Global warming is thought to be one of the driving factors behind a large-scale drought that affects the United States, parts of the Asia and Africa. The study also found that some types of extreme weather events may be tied into changes in the Earth’s temperature, and it could worsen droughts in already arid areas.
One of the major projects examining the relationship between climate change and extreme heatwaves focuses on the West Australian heatwave in 2021. The study found that this heatwave was the largest in Australian history and was attributed in part to the large-scale failure of one of Australia’s largest coal mines. Extreme heatwaves can lead to drastically increased temperatures that exceed what the Earth’s thermostat can handle, forcing the system to respond by releasing more heat into the atmosphere. Although this extra heating can temporarily relieve uncomfortable weather, it ultimately leads to climate change.

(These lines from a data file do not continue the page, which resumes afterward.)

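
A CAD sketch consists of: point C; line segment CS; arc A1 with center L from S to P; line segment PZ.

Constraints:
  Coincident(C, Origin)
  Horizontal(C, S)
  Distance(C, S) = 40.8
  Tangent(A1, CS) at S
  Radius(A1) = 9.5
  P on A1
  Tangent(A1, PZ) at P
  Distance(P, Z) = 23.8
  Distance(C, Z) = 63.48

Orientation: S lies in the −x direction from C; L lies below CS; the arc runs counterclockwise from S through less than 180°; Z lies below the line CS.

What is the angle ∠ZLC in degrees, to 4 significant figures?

138.9°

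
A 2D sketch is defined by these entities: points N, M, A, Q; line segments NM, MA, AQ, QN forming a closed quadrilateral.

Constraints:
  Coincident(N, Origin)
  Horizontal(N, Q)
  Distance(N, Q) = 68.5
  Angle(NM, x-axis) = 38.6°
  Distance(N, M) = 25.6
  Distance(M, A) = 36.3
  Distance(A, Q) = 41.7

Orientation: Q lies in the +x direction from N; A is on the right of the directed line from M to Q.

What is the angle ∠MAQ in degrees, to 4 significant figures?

81.45°

Checks: NM at 38.60° ✓; |MA| = 36.30 ✓; |AQ| = 41.70 ✓.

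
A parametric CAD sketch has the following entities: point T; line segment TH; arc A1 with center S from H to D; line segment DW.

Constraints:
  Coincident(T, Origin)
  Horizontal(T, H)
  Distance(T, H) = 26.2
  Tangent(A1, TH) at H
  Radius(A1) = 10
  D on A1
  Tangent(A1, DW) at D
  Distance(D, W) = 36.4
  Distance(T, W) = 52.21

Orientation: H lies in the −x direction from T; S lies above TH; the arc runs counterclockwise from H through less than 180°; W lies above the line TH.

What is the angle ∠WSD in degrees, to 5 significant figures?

74.638°

Checks: |TH| = 26.20 ✓; |SD| = 10.00 ✓; ∠(SD, DW) = 90.00° ✓; |DW| = 36.40 ✓; |TW| = 52.21 ✓.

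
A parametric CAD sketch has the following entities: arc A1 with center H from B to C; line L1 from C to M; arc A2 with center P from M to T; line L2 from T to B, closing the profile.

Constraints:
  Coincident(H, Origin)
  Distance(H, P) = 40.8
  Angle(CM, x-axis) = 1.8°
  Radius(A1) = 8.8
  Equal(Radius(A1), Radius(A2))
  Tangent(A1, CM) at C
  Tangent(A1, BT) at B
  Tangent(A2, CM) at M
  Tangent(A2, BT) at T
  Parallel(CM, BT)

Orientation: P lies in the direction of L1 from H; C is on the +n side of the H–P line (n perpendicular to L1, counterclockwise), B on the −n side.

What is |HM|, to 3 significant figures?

41.7

The slot axis is L1's direction at 1.8°, so u = (cos 1.8°, sin 1.8°) = (1.00, 0.0314) and n = (−sin 1.8°, cos 1.8°) = (-0.0314, 1.00). H is at the origin and P lies 40.8 along u from H, so P = 40.8·u = (40.8, 1.28). Tangency of A1 to both parallel lines with radius 8.8 puts C and B at H ± 8.8·n: C = (-0.276, 8.80), B = (0.276, -8.80). Equal radii place M and T the same way about P: M = P + 8.8·n = (40.5, 10.1), T = P − 8.8·n = (41.1, -7.51). Then |HM| = |M − H| = 41.7.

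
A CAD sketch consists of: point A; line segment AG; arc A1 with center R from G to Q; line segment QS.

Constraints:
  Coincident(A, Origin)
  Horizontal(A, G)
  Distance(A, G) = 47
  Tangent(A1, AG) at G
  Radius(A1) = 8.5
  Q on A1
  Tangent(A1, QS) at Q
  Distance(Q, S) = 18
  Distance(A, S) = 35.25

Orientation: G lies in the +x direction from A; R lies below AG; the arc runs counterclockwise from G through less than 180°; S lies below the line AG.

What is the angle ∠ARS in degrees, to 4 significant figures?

41.01°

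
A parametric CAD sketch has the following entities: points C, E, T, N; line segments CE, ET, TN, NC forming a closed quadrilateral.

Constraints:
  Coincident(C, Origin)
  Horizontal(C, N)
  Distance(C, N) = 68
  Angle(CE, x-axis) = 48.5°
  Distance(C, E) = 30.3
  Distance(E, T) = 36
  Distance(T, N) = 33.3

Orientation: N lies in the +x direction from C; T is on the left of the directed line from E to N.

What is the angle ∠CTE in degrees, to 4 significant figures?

16.22°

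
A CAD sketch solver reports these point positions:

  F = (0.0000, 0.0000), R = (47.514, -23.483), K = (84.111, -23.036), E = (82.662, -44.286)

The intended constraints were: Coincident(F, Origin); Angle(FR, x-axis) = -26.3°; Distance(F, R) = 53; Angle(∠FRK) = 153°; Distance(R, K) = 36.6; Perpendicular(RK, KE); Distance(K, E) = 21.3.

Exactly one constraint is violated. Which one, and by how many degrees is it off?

Perpendicular(RK, KE) — off by 4.60°.

F = (0.00, 0.00) ✓; FR at -26.30° ✓; |FR| = 53.00 ✓; ∠FRK = 153.0° ✓; |RK| = 36.60 ✓; ∠(RK, KE) = 94.60° ✗; |KE| = 21.30 ✓.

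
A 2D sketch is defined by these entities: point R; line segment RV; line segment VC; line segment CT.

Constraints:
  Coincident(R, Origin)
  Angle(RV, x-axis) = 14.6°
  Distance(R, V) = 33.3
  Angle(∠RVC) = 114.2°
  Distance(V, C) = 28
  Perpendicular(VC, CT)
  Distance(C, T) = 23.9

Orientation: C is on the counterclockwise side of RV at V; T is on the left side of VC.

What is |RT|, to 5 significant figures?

42.151

R is at the origin; RV runs at 14.6° with length 33.3, so V = 33.3·(cos 14.6°, sin 14.6°) = (32.225, 8.3939). ∠RVC = 114.2°, so VC runs at 14.6° + (180° − 114.2°) = 80.400° from the x-axis; with |VC| = 28.0, C = V + 28.0·(cos 80.400°, sin 80.400°) = (36.894, 36.002). VC is perpendicular to CT; with |CT| = 23.9 on the left of VC, T = C + 23.9·(-0.98600, 0.16677) = (13.329, 39.988). Then |RT| = |T − R| = 42.151.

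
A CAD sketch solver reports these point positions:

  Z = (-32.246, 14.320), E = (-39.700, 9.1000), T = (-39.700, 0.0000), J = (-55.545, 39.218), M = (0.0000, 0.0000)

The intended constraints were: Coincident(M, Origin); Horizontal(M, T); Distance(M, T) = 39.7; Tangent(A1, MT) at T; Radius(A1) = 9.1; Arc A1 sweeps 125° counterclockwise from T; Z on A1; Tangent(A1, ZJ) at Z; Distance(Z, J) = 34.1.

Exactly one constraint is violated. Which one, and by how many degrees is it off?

Tangent(A1, ZJ) at Z — off by 8.10°.

M = (0.00, 0.00) ✓; M.y = 0.00, T.y = 0.00 ✓; |MT| = 39.70 ✓; ∠(ET, TM) = 90.00° ✓; |ET| = 9.100 ✓; bearing(E→Z) − bearing(E→T) = 125.0° ✓; |EZ| = 9.100 ✓; ∠(EZ, ZJ) = 81.90° ✗; |ZJ| = 34.10 ✓.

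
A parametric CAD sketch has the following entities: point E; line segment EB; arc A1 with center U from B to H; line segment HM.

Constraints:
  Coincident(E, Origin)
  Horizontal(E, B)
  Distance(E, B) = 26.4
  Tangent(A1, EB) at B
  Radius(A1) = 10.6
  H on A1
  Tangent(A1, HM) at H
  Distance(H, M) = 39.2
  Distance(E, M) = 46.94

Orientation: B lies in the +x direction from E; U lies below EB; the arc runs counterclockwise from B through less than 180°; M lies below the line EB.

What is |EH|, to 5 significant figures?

18.046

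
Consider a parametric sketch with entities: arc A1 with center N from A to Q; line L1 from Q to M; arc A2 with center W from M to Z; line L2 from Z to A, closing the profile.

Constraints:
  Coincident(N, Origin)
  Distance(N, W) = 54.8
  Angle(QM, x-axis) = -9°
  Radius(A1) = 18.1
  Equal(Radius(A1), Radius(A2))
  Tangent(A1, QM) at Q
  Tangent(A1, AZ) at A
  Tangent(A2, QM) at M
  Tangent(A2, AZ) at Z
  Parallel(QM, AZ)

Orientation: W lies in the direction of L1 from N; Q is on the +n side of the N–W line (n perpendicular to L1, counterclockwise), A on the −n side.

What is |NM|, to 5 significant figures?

57.712

The slot axis is L1's direction at -9.0°, so u = (cos -9.0°, sin -9.0°) = (0.98769, -0.15643) and n = (−sin -9.0°, cos -9.0°) = (0.15643, 0.98769). N is at the origin and W lies 54.8 along u from N, so W = 54.8·u = (54.125, -8.5726). Tangency of A1 to both parallel lines with radius 18.1 puts Q and A at N ± 18.1·n: Q = (2.8315, 17.877), A = (-2.8315, -17.877). Equal radii place M and Z the same way about W: M = W + 18.1·n = (56.957, 9.3046), Z = W − 18.1·n = (51.294, -26.450). Then |NM| = |M − N| = 57.712.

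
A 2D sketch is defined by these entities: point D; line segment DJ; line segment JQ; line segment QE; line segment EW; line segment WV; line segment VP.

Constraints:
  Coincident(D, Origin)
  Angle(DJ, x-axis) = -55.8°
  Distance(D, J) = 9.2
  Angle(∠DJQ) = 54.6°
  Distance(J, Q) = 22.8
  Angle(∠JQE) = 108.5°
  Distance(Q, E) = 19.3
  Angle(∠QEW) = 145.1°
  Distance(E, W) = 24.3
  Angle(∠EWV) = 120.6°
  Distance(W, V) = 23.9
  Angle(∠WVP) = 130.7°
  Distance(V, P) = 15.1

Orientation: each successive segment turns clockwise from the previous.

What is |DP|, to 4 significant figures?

36.50

D is at the origin; DJ runs at -55.8° with length 9.2, so J = (5.171, -7.609). ∠DJQ = 54.6° gives JQ at 178.8° from the x-axis; with |JQ| = 22.8, Q = (-17.62, -7.132). ∠JQE = 108.5° gives QE at 107.3° from the x-axis; with |QE| = 19.3, E = (-23.36, 11.30). ∠QEW = 145.1° gives EW at 72.40° from the x-axis; with |EW| = 24.3, W = (-16.02, 34.46). ∠EWV = 120.6° gives WV at 13.00° from the x-axis; with |WV| = 23.9, V = (7.272, 39.83). ∠WVP = 130.7° gives VP at -36.30° from the x-axis; with |VP| = 15.1, P = (19.44, 30.89). Then |DP| = |P − D| = 36.50.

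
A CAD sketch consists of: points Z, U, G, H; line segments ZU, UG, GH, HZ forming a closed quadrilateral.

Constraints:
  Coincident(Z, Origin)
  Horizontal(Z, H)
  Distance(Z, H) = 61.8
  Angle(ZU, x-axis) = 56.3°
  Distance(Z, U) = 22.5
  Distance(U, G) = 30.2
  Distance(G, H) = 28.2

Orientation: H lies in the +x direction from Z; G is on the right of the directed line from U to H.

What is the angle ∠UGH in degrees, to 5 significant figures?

129.14°

Checks: |UG| = 30.20 ✓; |GH| = 28.20 ✓.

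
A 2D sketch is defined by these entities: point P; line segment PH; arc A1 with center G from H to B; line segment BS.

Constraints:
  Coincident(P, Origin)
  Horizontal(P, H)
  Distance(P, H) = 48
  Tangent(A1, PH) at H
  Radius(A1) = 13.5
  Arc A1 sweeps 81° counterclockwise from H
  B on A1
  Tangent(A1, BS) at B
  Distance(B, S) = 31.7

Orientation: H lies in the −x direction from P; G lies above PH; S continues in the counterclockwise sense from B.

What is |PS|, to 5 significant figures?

52.016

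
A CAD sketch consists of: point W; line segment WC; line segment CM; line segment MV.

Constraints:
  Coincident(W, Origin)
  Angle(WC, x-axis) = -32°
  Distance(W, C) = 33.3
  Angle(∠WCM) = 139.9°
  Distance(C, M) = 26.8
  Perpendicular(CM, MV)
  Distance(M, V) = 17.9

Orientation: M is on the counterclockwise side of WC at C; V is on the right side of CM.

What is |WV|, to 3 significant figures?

65.4

W is at the origin; WC runs at -32.0° with length 33.3, so C = 33.3·(cos -32.0°, sin -32.0°) = (28.2, -17.6). ∠WCM = 139.9°, so CM runs at -32.0° + (180° − 139.9°) = 8.10° from the x-axis; with |CM| = 26.8, M = C + 26.8·(cos 8.10°, sin 8.10°) = (54.8, -13.9). CM is perpendicular to MV; with |MV| = 17.9 on the right of CM, V = M + 17.9·(0.141, -0.990) = (57.3, -31.6). Then |WV| = |V − W| = 65.4.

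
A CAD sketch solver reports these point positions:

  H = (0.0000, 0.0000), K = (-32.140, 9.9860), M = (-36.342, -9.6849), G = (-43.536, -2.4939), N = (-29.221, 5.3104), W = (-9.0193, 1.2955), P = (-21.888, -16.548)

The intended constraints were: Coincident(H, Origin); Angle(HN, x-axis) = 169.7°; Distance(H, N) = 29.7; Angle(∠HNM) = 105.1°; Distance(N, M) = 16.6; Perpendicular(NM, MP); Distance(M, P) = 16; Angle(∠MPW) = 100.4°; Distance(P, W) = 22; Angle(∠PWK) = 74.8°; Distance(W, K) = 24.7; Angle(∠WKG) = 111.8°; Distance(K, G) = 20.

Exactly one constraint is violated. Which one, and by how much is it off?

Distance(K, G) = 20 — off by 3.10.

H = (0.00, 0.00) ✓; HN at 169.7° ✓; |HN| = 29.70 ✓; ∠HNM = 105.1° ✓; |NM| = 16.60 ✓; ∠(NM, MP) = 90.00° ✓; |MP| = 16.00 ✓; ∠MPW = 100.4° ✓; |PW| = 22.00 ✓; ∠PWK = 74.80° ✓; |WK| = 24.70 ✓; ∠WKG = 111.8° ✓; |KG| = 16.90 ✗.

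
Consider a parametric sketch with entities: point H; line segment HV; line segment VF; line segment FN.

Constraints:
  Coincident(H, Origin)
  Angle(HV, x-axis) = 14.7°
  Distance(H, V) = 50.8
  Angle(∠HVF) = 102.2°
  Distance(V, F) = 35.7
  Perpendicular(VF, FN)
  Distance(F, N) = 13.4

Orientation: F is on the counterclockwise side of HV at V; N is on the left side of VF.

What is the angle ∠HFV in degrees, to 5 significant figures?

46.918°

H is at the origin; HV runs at 14.7° with length 50.8, so V = 50.8·(cos 14.7°, sin 14.7°) = (49.137, 12.891). ∠HVF = 102.2°, so VF runs at 14.7° + (180° − 102.2°) = 92.500° from the x-axis; with |VF| = 35.7, F = V + 35.7·(cos 92.500°, sin 92.500°) = (47.580, 48.557). Then cos ∠HFV = FH·FV / (|FH||FV|), giving 46.918°.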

There are many climate change and extreme heatwaves researchers around the world studying these events, but none of these studies have yet been able to explain exactly how they happen or why they occur. However, a number of these researchers agree on the fact that climate change is the cause of more intense rainfall and humidity.
This increase in precipitation leads to increased water consumption, which in turn exacerbates drought conditions. Another study looking at the impacts of rain in China found that the dramatic increase in precipitation was likely caused by climate change, with the addition of human intervention.